Вчера утром, когда стреляли в Сумку, на ней пуленепробиваемого жилета не было. Зачем? Она же собиралась провести восемь часов в участке. Как Сумка рассказала Деккеру после операции, только она вышла из квартиры и собиралась запереть дверь, как кто-то выстрелил ей в спину — экспертиза показала, что стреляли из «Хай Стандарт 22».
Одна пуля задела плечо, там только ранение мягких тканей. Две другие причинили серьёзные повреждения лёгкому и почке, а селезёнку пришлось удалить. Со временем она полностью поправится и сможет вернуться на службу — если захочет, конечно. Бывало, что полицейский выздоравливал после огнестрельного ранения, но потом даже зайти в полицейский участок боялся.
Он очень не хотел, чтобы и у Сумки так получилось. Уж слишком к ней привык, слишком дорожил этой дружбой. Он чуть не развалился, узнав, что она на грани смерти. Оказалось, психологически он у неё в какой-то зависимости, что ли.
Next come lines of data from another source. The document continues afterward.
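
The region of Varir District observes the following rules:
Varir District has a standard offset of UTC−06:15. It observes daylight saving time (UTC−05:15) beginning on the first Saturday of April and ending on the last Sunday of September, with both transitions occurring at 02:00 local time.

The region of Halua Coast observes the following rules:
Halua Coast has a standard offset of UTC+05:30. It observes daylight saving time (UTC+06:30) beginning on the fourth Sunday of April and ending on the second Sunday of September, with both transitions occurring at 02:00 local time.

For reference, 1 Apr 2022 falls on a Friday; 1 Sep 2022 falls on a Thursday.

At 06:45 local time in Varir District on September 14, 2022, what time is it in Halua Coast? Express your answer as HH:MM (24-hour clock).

1 April 2022 is a Friday, so the first Saturday is April 2.
1 September 2022 is a Thursday, so Sundays fall on 4, 11, 18, 25; the last is September 25.
Daylight saving runs 2 April – 25 September; September 14, 2022 is inside that window, so Varir District is at UTC−05:15.
06:45 Varir District + 5h15m = 12:00 UTC.
1 April 2022 is a Friday, so the first Sunday is April 3 and the fourth is April 24.
1 September 2022 is a Thursday, so the first Sunday is September 4 and the second is September 11.
At the standard offset (UTC+05:30), 12:00 UTC + 5h30m = 17:30 Halua Coast standard time.
Daylight saving runs 24 April – 11 September; the standard-time date in Halua Coast, September 14, 2022, is outside that window, so Halua Coast is on standard time at UTC+05:30.
12:00 UTC + 5h30m = 17:30 Halua Coast.

17:30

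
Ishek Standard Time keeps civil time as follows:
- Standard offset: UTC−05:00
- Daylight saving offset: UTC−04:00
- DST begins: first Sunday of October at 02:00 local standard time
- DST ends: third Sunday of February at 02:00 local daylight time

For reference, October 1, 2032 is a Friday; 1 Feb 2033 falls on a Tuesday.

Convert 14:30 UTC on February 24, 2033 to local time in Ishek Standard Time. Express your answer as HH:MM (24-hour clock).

1 October 2032 is a Friday, so the first Sunday is October 3.
1 February 2033 is a Tuesday, so the first Sunday is February 6 and the third is February 20.
At the standard offset (UTC−05:00), 14:30 UTC − 5h = 09:30 Ishek Standard Time standard time.
The standard-time date in Ishek Standard Time, February 24, 2033, does not fall between 3 October 2032 and 20 February 2033, so daylight saving is not in effect and Ishek Standard Time is at UTC−05:00.
14:30 UTC − 5h = 09:30 local.

09:30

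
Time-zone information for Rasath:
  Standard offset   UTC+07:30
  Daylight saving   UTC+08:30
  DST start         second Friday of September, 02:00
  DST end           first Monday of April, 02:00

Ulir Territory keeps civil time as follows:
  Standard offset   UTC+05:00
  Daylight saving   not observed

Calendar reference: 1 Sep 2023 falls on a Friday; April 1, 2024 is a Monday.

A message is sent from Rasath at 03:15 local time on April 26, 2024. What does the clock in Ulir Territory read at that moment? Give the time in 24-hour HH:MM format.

00:45

1 September 2023 is a Friday, so the first Friday is September 1 and the second is September 8.
1 April 2024 is a Monday, so the first Monday is April 1.
Daylight saving runs 8 September 2023 – 1 April 2024; April 26, 2024 is outside that window, so Rasath is on standard time at UTC+07:30.
03:15 Rasath − 7h30m = 19:45 UTC (rolling into the previous day, 25 April 2024).
Ulir Territory has no daylight saving, so its offset is UTC+05:00 year-round.
19:45 UTC + 5h = 00:45 Ulir Territory (rolling into the next day, 26 April 2024).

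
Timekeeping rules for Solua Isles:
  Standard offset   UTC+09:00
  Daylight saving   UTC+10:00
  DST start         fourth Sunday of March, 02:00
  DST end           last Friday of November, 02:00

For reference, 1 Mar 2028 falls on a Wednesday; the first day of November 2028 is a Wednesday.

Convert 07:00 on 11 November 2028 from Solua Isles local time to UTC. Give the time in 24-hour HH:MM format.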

Ну кто ещё знал о Деккере всё и тем не менее относился к нему хорошо?
Она не видела лица человека, который стрелял в неё, но когда лежала раненая на полу, успела заметить его мешковатые серые брюки и коричневые ботинки — он бежал наверх, в сторону крыши. Муж, Анри, прибежавший на её крики, слышал, как кто-то бежит наверх. С крыши этот человек, наверное, перешёл на соседнее здание, а там спустился на улицу. Кто бы он ни был, местность этот мерзавец знал.
В своё личное время многие из участка Сумки помогали местным полицейским в поисках улик. Они расспросили всех — продавцов газет, постовых полицейских, проституток, пьяниц, магазинщиков, бродяг. Обыскали всё кругом, все мусорные баки, свалки и пустыри, надеясь обнаружить пистолет. Ничего не нашли. Ни следов, ни свидетелей, ни мотива. Узнали только, что Сумка очень популярна и её уважают даже местные торговцы наркотиками.